彼女は腕を組みながら、迅をじっと見つめていた。

(……彼は本当に、魔法の仕組みを理解し始めている)

(異世界人でありながら、私たちの誰よりも魔法を深く解析し、新たな可能性を引き出している……)

彼女の胸の奥が、小さく疼く。

それが何の感情なのか、まだ分からなかった。

——いや、分かろうとしていなかったのかもしれない。

そのとき、リディアはゆっくりと口を開いた。

「私、あなたの研究に協力するわ」

その言葉に、部屋の空気が変わる。
迅は驚きつつも、すぐにニヤリと笑った。

「おっ、いきなり“仲間”って認めてくれるのか?」

リディアはすぐに顔をそむけ、ツンとした態度で答える。

「認めたわけじゃないわ。ただ……この研究が、すごく面白そうだから」

(そう、これは純粋に研究に対する興味よ。彼のことが気になるとか、そういうのじゃない……はず)

「ほーん、じゃあリディアちゃんは“面白い”ことには食いつくタイプか」

「ちょっと! ‘ちゃん’付けしないで!」

リディアがムッとした表情で睨むが、迅は気にせず笑っていた。

「まぁ、何にせよ歓迎するぜ。これからよろしくな」

「ええ、よろしく」

二人の手が、軽く握られる。

リディアはその瞬間、ほんのわずかに指先が熱を持ったような気がして、すぐに手を引っ込めた。

「……っ! じゃあ、私は研究の資料を集めてくるわ!」

「おう、頼んだ!」

リディアはそそくさと部屋を出ていった。

(な、何よ……あの笑顔……! なんなの、この変な感覚……!)

王宮の廊下を歩きながら、リディアの頭の中はさっきの光景でいっぱいだった。

——彼の無邪気な笑み。
——自信満々に詠唱を短縮する姿。
——そして、自分の手を握った瞬間の感触。

(ば、馬鹿みたい。
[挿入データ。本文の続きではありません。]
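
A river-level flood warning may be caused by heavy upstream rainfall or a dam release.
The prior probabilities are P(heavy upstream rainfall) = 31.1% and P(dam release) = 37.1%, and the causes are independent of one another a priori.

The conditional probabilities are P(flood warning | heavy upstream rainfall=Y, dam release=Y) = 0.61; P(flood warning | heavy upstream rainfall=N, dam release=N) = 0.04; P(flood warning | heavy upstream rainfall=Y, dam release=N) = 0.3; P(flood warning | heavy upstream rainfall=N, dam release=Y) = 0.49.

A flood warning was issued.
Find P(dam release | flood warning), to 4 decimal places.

Weight on dam release=true, given the evidence: 0.125253 + 0.070382 = 0.195635
Denominator P(flood warning): 0.04·0.689·0.629 + 0.49·0.689·0.371 + 0.3·0.311·0.629 + 0.61·0.311·0.371 = 0.271656
Posterior = 0.195635 / 0.271656 ≈ 0.7202

P(dam release | flood warning) ≈ 0.7202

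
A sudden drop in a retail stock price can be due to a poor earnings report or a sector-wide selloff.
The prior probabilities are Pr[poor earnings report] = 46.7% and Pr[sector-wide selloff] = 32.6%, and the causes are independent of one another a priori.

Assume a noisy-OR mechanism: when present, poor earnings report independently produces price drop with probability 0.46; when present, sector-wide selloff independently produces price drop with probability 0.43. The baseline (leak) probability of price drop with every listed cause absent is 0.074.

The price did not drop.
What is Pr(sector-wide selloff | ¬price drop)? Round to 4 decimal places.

Pr(sector-wide selloff | ¬price drop) ≈ 0.2161

Under noisy-OR, P(price drop | causes) = 1 − (1−0.074)·∏(1−qᵢ) over the active causes.
For the numerator, keep only sector-wide selloff=true terms: 0.091713 + 0.043392 = 0.135105
Normalizer over all consistent configurations: 0.926·0.533·0.674 + 0.52782·0.533·0.326 + 0.50004·0.467·0.674 + 0.285023·0.467·0.326 = 0.625155
P(sector-wide selloff | ¬price drop) = 0.135105/0.625155 ≈ 0.2161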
こんなの、ただの研究の話じゃない……!)

彼女は思わず頬を軽く叩く。

「落ち着きなさい、リディア……!」

それでも胸の高鳴りは収まらなかった。



その夜。

リディアは自室のベッドの上で、大の字になって寝返りを打っていた。

「はぁぁぁぁ……! なんなのよ、もうっ!」

布団を頭からかぶり、もぞもぞと暴れる。

思い出すのは、迅の顔。
迅の声。
迅の笑顔。

(私、なんで彼のことばっかり考えてるの……?)

思わず枕を抱きしめながらゴロゴロ転がる。

(ち、違う! これはただの研究の興味! 私は彼の知識に興味があるだけ!)

そう言い聞かせるが、顔は熱くなる一方だった。

「でも……」

——「女の子を殴るわけねぇだろ」

(……なんであんなセリフ、覚えてるのよ!)

思わず布団の中で顔を覆う。

「はぁぁぁぁぁ! 馬鹿! 九条迅くじょうじんの馬鹿!」

ばふっ、と枕に顔を埋める。
そのままの体勢で数分経過。
ふと、彼の不敵な笑みを思い出す。

(あの顔……ムカつくのに、なんで……)

リディアの心の中で、もやもやとした感情が膨らんでいく。

そして、彼女は気づかないまま、ゆっくりと微笑んでいた。

(……明日も研究室に行かなきゃ)

そう心の中で呟いたとき、彼女の胸の奥で何かが弾けた気がした——。